Pharmacists are the drug experts. They are in the best position to assess, monitor, and optimize medication use for the chaotic medication experience Medicare enrollees endure. Ninety percent of patients fill their medications in a community pharmacy. Those lines in the pharmacy, that horrible customer service, that unsafe model of reimbursement leading to unsafe prescription filling and walkouts—it all stems from treating prescriptions like shampoo or cereal. Remedy that and not only do you remedy the business model, but you improve care dramatically.
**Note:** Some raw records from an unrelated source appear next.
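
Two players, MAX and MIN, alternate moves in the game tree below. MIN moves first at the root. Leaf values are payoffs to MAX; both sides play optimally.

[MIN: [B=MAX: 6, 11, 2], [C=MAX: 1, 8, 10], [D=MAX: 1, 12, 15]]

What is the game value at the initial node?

B (MAX): max(6, 11, 2) = 11
C (MAX): max(1, 8, 10) = 10
D (MAX): max(1, 12, 15) = 15
Root (MIN): min(11, 10, 15) = 10

10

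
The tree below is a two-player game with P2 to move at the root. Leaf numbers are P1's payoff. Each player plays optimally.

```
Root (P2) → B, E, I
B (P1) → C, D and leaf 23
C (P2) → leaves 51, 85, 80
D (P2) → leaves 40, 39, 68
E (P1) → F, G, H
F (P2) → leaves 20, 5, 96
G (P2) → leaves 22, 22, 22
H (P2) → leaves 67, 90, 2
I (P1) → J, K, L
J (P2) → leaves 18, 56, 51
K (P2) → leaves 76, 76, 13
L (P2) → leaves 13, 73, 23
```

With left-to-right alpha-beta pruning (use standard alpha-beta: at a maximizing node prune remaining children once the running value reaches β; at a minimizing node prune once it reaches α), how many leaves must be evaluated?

21

C [α=-∞,β=+∞]: v=51
D [α=51,β=+∞]: v=40 after child 1 ≤ α → α-cutoff, skip 2
B [α=-∞,β=+∞]: v=51
F [α=-∞,β=51]: v=5
G [α=5,β=51]: v=22
H [α=22,β=51]: v=2
E [α=-∞,β=51]: v=22
J [α=-∞,β=22]: v=18
K [α=18,β=22]: v=13
L [α=18,β=22]: v=13 after child 1 ≤ α → α-cutoff, skip 2
I [α=-∞,β=22]: v=18
Root [α=-∞,β=+∞]: v=18
Leaves evaluated: 21 of 25.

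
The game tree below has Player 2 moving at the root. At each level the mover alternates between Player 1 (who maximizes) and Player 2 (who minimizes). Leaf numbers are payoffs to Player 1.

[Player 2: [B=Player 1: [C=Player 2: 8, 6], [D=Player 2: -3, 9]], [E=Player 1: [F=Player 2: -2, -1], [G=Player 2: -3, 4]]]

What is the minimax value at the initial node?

C (Player 2): min(8, 6) = 6
D (Player 2): min(-3, 9) = -3
B (Player 1): max(6, -3) = 6
F (Player 2): min(-2, -1) = -2
G (Player 2): min(-3, 4) = -3
E (Player 1): max(-2, -3) = -2
Root (Player 2): min(6, -2) = -2

-2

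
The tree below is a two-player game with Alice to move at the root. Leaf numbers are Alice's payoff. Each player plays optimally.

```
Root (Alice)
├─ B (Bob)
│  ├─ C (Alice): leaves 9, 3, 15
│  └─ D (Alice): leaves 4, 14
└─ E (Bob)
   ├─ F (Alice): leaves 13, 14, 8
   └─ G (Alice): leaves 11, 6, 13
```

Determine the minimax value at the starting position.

C (Alice): max(9, 3, 15) = 15
D (Alice): max(4, 14) = 14
B (Bob): min(15, 14) = 14
F (Alice): max(13, 14, 8) = 14
G (Alice): max(11, 6, 13) = 13
E (Bob): min(14, 13) = 13
Root (Alice): max(14, 13) = 14

14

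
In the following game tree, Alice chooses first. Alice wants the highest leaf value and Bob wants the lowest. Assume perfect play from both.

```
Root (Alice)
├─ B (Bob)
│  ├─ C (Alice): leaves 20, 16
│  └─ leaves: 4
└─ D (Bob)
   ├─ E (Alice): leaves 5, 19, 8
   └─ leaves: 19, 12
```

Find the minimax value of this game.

12

C (Alice): max(20, 16) = 20
B (Bob): min(20, 4) = 4
E (Alice): max(5, 19, 8) = 19
D (Bob): min(19, 19, 12) = 12
Root (Alice): max(4, 12) = 12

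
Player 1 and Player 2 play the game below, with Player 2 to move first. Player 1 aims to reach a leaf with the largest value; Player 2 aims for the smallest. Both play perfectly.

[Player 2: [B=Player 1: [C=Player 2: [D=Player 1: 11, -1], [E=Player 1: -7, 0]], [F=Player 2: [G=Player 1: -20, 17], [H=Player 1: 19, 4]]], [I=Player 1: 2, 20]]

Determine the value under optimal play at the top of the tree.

17

D (Player 1): max(11, -1) = 11
E (Player 1): max(-7, 0) = 0
C (Player 2): min(11, 0) = 0
G (Player 1): max(-20, 17) = 17
H (Player 1): max(19, 4) = 19
F (Player 2): min(17, 19) = 17
B (Player 1): max(0, 17) = 17
I (Player 1): max(2, 20) = 20
Root (Player 2): min(17, 20) = 17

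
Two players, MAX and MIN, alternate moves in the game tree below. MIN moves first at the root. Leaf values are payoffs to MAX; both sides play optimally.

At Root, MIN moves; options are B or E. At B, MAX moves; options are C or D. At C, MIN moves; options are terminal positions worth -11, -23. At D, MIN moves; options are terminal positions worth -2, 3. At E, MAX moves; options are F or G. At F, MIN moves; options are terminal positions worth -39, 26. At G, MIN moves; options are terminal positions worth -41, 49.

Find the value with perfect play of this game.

-39

C (MIN): min(-11, -23) = -23
D (MIN): min(-2, 3) = -2
B (MAX): max(-23, -2) = -2
F (MIN): min(-39, 26) = -39
G (MIN): min(-41, 49) = -41
E (MAX): max(-39, -41) = -39
Root (MIN): min(-2, -39) = -39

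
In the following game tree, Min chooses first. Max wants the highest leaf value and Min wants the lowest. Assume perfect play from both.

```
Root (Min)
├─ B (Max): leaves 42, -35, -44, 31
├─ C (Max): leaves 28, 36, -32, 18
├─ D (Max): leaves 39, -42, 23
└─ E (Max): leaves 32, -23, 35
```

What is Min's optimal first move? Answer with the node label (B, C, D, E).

E

B (Max): max(42, -35, -44, 31) = 42
C (Max): max(28, 36, -32, 18) = 36
D (Max): max(39, -42, 23) = 39
E (Max): max(32, -23, 35) = 35
Root (Min): min(42, 36, 39, 35) = 35
Min picks the child with the lowest value: E (value 35).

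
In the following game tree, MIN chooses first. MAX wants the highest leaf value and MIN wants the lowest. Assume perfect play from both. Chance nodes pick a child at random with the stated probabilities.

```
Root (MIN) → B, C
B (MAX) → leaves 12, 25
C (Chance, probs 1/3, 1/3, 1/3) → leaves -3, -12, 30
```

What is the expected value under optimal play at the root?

5

B (MAX): max(12, 25) = 25
C (Chance): 1/3·-3 + 1/3·-12 + 1/3·30 = 5
Root (MIN): min(25, 5) = 5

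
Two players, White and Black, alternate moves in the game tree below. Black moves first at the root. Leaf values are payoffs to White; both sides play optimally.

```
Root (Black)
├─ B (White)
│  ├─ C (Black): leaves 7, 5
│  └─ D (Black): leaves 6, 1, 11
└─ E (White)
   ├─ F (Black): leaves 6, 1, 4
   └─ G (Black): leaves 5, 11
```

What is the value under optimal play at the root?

C (Black): min(7, 5) = 5
D (Black): min(6, 1, 11) = 1
B (White): max(5, 1) = 5
F (Black): min(6, 1, 4) = 1
G (Black): min(5, 11) = 5
E (White): max(1, 5) = 5
Root (Black): min(5, 5) = 5

5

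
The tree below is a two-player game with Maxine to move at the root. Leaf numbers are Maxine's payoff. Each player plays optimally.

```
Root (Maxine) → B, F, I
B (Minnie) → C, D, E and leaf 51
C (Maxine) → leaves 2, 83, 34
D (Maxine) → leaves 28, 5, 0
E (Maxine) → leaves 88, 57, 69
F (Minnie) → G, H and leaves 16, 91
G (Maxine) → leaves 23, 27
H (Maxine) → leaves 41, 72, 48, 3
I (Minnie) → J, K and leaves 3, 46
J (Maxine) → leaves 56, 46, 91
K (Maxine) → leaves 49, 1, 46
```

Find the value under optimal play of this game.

28

C (Maxine): max(2, 83, 34) = 83
D (Maxine): max(28, 5, 0) = 28
E (Maxine): max(88, 57, 69) = 88
B (Minnie): min(83, 28, 88, 51) = 28
G (Maxine): max(23, 27) = 27
H (Maxine): max(41, 72, 48, 3) = 72
F (Minnie): min(27, 72, 16, 91) = 16
J (Maxine): max(56, 46, 91) = 91
K (Maxine): max(49, 1, 46) = 49
I (Minnie): min(91, 49, 3, 46) = 3
Root (Maxine): max(28, 16, 3) = 28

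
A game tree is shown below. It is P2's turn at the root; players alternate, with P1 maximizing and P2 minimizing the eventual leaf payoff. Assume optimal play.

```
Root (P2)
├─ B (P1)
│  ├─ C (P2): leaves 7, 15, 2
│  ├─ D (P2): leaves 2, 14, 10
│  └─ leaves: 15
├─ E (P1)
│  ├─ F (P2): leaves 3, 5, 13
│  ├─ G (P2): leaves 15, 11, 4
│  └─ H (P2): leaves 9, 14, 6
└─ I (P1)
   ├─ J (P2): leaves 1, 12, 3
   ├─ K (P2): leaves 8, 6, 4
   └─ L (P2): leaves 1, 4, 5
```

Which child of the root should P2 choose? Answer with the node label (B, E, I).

C (P2): min(7, 15, 2) = 2
D (P2): min(2, 14, 10) = 2
B (P1): max(2, 2, 15) = 15
F (P2): min(3, 5, 13) = 3
G (P2): min(15, 11, 4) = 4
H (P2): min(9, 14, 6) = 6
E (P1): max(3, 4, 6) = 6
J (P2): min(1, 12, 3) = 1
K (P2): min(8, 6, 4) = 4
L (P2): min(1, 4, 5) = 1
I (P1): max(1, 4, 1) = 4
Root (P2): min(15, 6, 4) = 4
P2 picks the child with the lowest value: I (value 4).

I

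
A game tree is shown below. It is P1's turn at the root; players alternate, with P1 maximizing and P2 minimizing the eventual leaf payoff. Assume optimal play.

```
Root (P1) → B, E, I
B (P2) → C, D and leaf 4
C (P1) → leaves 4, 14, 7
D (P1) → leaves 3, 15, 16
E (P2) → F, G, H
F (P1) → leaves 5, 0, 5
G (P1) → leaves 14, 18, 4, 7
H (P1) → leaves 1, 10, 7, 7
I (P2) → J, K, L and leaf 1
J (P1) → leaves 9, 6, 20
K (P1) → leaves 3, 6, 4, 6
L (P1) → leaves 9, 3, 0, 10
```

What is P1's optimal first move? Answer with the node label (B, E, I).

E

C (P1): max(4, 14, 7) = 14
D (P1): max(3, 15, 16) = 16
B (P2): min(14, 16, 4) = 4
F (P1): max(5, 0, 5) = 5
G (P1): max(14, 18, 4, 7) = 18
H (P1): max(1, 10, 7, 7) = 10
E (P2): min(5, 18, 10) = 5
J (P1): max(9, 6, 20) = 20
K (P1): max(3, 6, 4, 6) = 6
L (P1): max(9, 3, 0, 10) = 10
I (P2): min(20, 6, 10, 1) = 1
Root (P1): max(4, 5, 1) = 5
P1 picks the child with the highest value: E (value 5).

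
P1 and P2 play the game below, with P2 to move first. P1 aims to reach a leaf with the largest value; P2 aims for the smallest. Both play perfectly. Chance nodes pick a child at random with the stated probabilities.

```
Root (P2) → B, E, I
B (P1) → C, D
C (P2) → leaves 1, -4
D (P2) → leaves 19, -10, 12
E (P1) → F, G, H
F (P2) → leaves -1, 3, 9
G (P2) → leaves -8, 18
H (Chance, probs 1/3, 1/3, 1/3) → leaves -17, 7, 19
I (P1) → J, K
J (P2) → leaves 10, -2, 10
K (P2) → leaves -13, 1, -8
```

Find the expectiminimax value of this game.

-4

C (P2): min(1, -4) = -4
D (P2): min(19, -10, 12) = -10
B (P1): max(-4, -10) = -4
F (P2): min(-1, 3, 9) = -1
G (P2): min(-8, 18) = -8
H (Chance): 1/3·-17 + 1/3·7 + 1/3·19 = 3
E (P1): max(-1, -8, 3) = 3
J (P2): min(10, -2, 10) = -2
K (P2): min(-13, 1, -8) = -13
I (P1): max(-2, -13) = -2
Root (P2): min(-4, 3, -2) = -4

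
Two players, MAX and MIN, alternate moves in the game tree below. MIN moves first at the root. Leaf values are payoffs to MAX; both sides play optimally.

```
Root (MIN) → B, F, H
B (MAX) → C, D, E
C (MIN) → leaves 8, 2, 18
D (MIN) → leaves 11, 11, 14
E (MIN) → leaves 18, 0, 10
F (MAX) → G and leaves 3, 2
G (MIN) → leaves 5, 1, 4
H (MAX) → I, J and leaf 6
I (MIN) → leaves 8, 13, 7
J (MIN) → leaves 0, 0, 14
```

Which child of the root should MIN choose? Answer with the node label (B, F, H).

F

C (MIN): min(8, 2, 18) = 2
D (MIN): min(11, 11, 14) = 11
E (MIN): min(18, 0, 10) = 0
B (MAX): max(2, 11, 0) = 11
G (MIN): min(5, 1, 4) = 1
F (MAX): max(1, 3, 2) = 3
I (MIN): min(8, 13, 7) = 7
J (MIN): min(0, 0, 14) = 0
H (MAX): max(7, 0, 6) = 7
Root (MIN): min(11, 3, 7) = 3
MIN picks the child with the lowest value: F (value 3).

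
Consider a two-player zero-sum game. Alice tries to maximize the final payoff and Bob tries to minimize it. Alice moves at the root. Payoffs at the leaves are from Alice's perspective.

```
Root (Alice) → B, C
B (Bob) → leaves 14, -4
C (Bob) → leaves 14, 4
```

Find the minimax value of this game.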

LET MEDICARE RECIPIENTS DECIDE WHEN THEY NEED CARE, JUST LIKE EVERY OTHER PROVIDER

Pharmacies do not lean into Part D MTM because the lack of scale and the current provider-to-return economics for a given encounter result in a net loss or, at best, break even after labor and administration. They do not pay their staff bonuses on proportion of days covered measures because they have no faith that it produces better care for the patients they see—and, frankly, switching to a 90-day supply is the most effective way to game the equation (even the plans now mandate it). Likely less than $2 per Medicare enrollee per year is spent on care delivery at the pharmacy, and perhaps less than $1.*

Just let us provide care.

About the Author

Troy Trygstad, PharmD, PhD, MBA, is the executive director of CPESN USA, a clinically integrated network of more than 3500 participating pharmacies. He received his PharmD and MBA degrees from Drake University and a PhD in pharmaceutical outcomes and policy from the University of North Carolina. He recently served on the board of directors for the Pharmacy Quality Alliance and the American Pharmacists Association Foundation.

References

  1. Keisler-Starkey K, Bunch LN, Lindstrom RA. Health insurance coverage in the United States: 2022. US Census Bureau. September 12, 2023. Accessed January 22, 2024. https://www.census.gov/library/publications/2023/demo/p60-281.html
  2. Mikulic M. Number of pharmacists in the U.S. from 2001 to 2022. Statista. June 12, 2023. Accessed January 22, 2024. https://www.statista.com/statistics/185723/number-of-pharmacists-in-the-ussince-2001/
  3. Ochieng N, Biniek JF, Freed M, Damico A, Neuman T. Medicare Advantage in 2023: enrollment update and key trends. KFF. August 9, 2023. Accessed January 22, 2024. https://www.kff.org/medicare/issue-brief/medicare-advantage-in-2023-enrollment-update-and-key-trends/
  4. Roberts M, Rhoades JA. Statistical brief #171: the uninsured in America, first half of 2006: estimates for the US civilian noninstitutionalized population under age 65. Agency for Healthcare Research and Quality. June 2007. Accessed January 22, 2024. https://meps.ahrq.gov/data_files/publications/st171/stat171.shtml
  5. Tegtmeier W. More patients turning to cash pharmacies and discount cards. Rx Savings Solutions. April 28, 2023. Accessed January 22, 2024. https://rxss.com/blog/growth-in-cash-pharmacies-discount-cards/
  6. Patient-Centered Primary Care Collaborative. The Patient-Centered Medical Home: Integrating Comprehensive Medication Management to Optimize Patient Outcomes Resource Guide. 2nd ed. PCPCC. June 2012. Accessed January 22, 2024. https://thepcc.org/sites/default/files/media/medmanagement.pdf

* We have not seen any published studies about the amount and percentage of dollars that find their way to pharmacy providers for Part D MTM services. I wonder why? Feel free to correct us and we will publish your findings.